The Banker's Algorithm is a strategy for deadlock prevention. In an operating system, deadlock is a state in which two or more processes are "stuck" in a circular wait state. All deadlocked processes are waiting for resources held by other processes. Because most systems are non-preemptive (that is, will not take resources held by a process away from it), and employ a hold and wait method for dealing with system resources (that is, once a process gets a certain resource it will not give it up voluntarily), deadlock is a dangerous state that can cause poor system performance.

One reason this algorithm is not widely used in the real world is because to use it the operating system must know the maximum amount of resources that every process is going to need at all times. Therefore, for example, a just-executed program must declare up-front that it will be needing no more than, say, 400K of memory. The operating system would then store the limit of 400K and use it in the deadlock avoidance calculations.

The Banker's Algorithm seeks to prevent deadlock by becoming involved in the granting or denying of system resources. Each time that a process needs a particular non-sharable resource, the request must be approved by the banker.

The banker is a conservative loaner. Every time that a process makes a request of for a resource to be ``loaned'' the banker takes a careful look at the bank books and attempts to determine whether or not a deadlock state could possibly arise in the future if the loan request is approved.

This determination is made by ``pretending'' to grant the request and then looking at the resulting post-granted request system state. After granting a resource request there will be an amount of that resource left free in the system, f. Further, there may be other processes in system. We demanded that each of these other processes state the maximum amount of all system resources they needed to terminate up-front so, therefore, we know how much of each resource every process is holding and has claim to.

If the banker has enough free resource to guarantee that even one process can terminate, it can then take the resource held by that process and add it to the free pool. At this point the banker can look at the (hopefully) now larger free pool and attempt to guarantee that another process will terminate by checking whether its claim can be met. If the banker can guarantee that all jobs in system will terminate, it approves the loan in question.
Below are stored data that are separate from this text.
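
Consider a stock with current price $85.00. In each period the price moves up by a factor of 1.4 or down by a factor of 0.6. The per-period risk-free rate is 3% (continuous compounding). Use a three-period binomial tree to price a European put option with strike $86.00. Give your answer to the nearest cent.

$19.68

Risk-neutral probability p = (e^0.03 − 0.6)/(1.4 − 0.6) = 0.4305/0.8000 = 0.5381
Terminal stock prices: S_uuu = 233.2, S_uud = 99.96, S_udd = 42.84, S_ddd = 18.36
Terminal payoffs (K − S): max(-147.2, 0) = 0, max(-13.96, 0) = 0, max(43.16, 0) = 43.16, max(67.64, 0) = 67.64
Node uu (S = 166.6): V_uu = e^(−0.03)·[0.5381·0.0000 + 0.4619·0.0000] = 0.0000
Node ud (S = 71.4): V_ud = e^(−0.03)·[0.5381·0.0000 + 0.4619·43.1600] = 19.3478
Node dd (S = 30.6): V_dd = e^(−0.03)·[0.5381·43.1600 + 0.4619·67.6400] = 52.8583
Node u (S = 119): V_u = e^(−0.03)·[0.5381·0.0000 + 0.4619·19.3478] = 8.6732
Node d (S = 51): V_d = e^(−0.03)·[0.5381·19.3478 + 0.4619·52.8583] = 33.7980
Node 0 (S = 85): V_0 = e^(−0.03)·[0.5381·8.6732 + 0.4619·33.7980] = 19.6798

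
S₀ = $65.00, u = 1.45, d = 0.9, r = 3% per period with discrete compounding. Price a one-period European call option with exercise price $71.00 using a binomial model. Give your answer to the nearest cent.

$5.34

Risk-neutral probability p = (1 + 0.03 − 0.9)/(1.45 − 0.9) = 0.1300/0.5500 = 0.2364
Terminal stock prices: S_u = 94.25, S_d = 58.5
Terminal payoffs (S − K): max(23.25, 0) = 23.25, max(-12.5, 0) = 0
Node 0 (S = 65): V_0 = 1/1.03·[0.2364·23.2500 + 0.7636·0.0000] = 5.3354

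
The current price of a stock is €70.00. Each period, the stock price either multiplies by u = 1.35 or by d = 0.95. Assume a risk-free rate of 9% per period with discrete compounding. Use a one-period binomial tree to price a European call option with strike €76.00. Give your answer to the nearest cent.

Risk-neutral probability p = (1 + 0.09 − 0.95)/(1.35 − 0.95) = 0.1400/0.4000 = 0.3500
Terminal stock prices: S_u = 94.5, S_d = 66.5
Terminal payoffs (S − K): max(18.5, 0) = 18.5, max(-9.5, 0) = 0
Node 0 (S = 70): V_0 = 1/1.09·[0.3500·18.5000 + 0.6500·0.0000] = 5.9404

€5.94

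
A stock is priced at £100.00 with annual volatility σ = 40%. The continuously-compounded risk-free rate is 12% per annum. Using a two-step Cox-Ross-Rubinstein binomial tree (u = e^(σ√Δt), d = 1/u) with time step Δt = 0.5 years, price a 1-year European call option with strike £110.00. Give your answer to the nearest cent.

£16.94

CRR parameters: u = e^(σ√Δt) = e^(0.4·√0.5) = 1.3269, d = 1/u = 0.7536
Per-period rate: rΔt = 0.12·0.5 = 0.06, so R = e^0.06 = 1.0618
Risk-neutral probability p = (e^0.06 − 0.7536)/(1.3269 − 0.7536) = 0.3082/0.5733 = 0.5376
Terminal stock prices: S_uu = 176.1, S_ud = 100, S_dd = 56.8
Terminal payoffs (S − K): max(66.07, 0) = 66.07, max(-10, 0) = 0, max(-53.2, 0) = 0
Node u (S = 132.7): V_u = e^(−0.06)·[0.5376·66.0654 + 0.4624·0.0000] = 33.4500
Node d (S = 75.36): V_d = e^(−0.06)·[0.5376·0.0000 + 0.4624·0.0000] = 0.0000
Node 0 (S = 100): V_0 = e^(−0.06)·[0.5376·33.4500 + 0.4624·0.0000] = 16.9363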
If, on the other hand, at any point in the reduction the banker cannot guarantee any processes will terminate because there is not enough free resource to meet the smallest claim, a state of deadlock can ensue. This is called an unsafe state. In this case the loan request in question is denied and the requesting process is usually blocked.

The efficiency of the Banker's algorithm depends greatly on how it is implemented. For example, if the bank books are kept sorted by process claim size, adding new process information to the table is O(n) but reducing the table is simplified. However if the table is kept in no order, adding a new entry is O(1) however reducing the table is less efficient.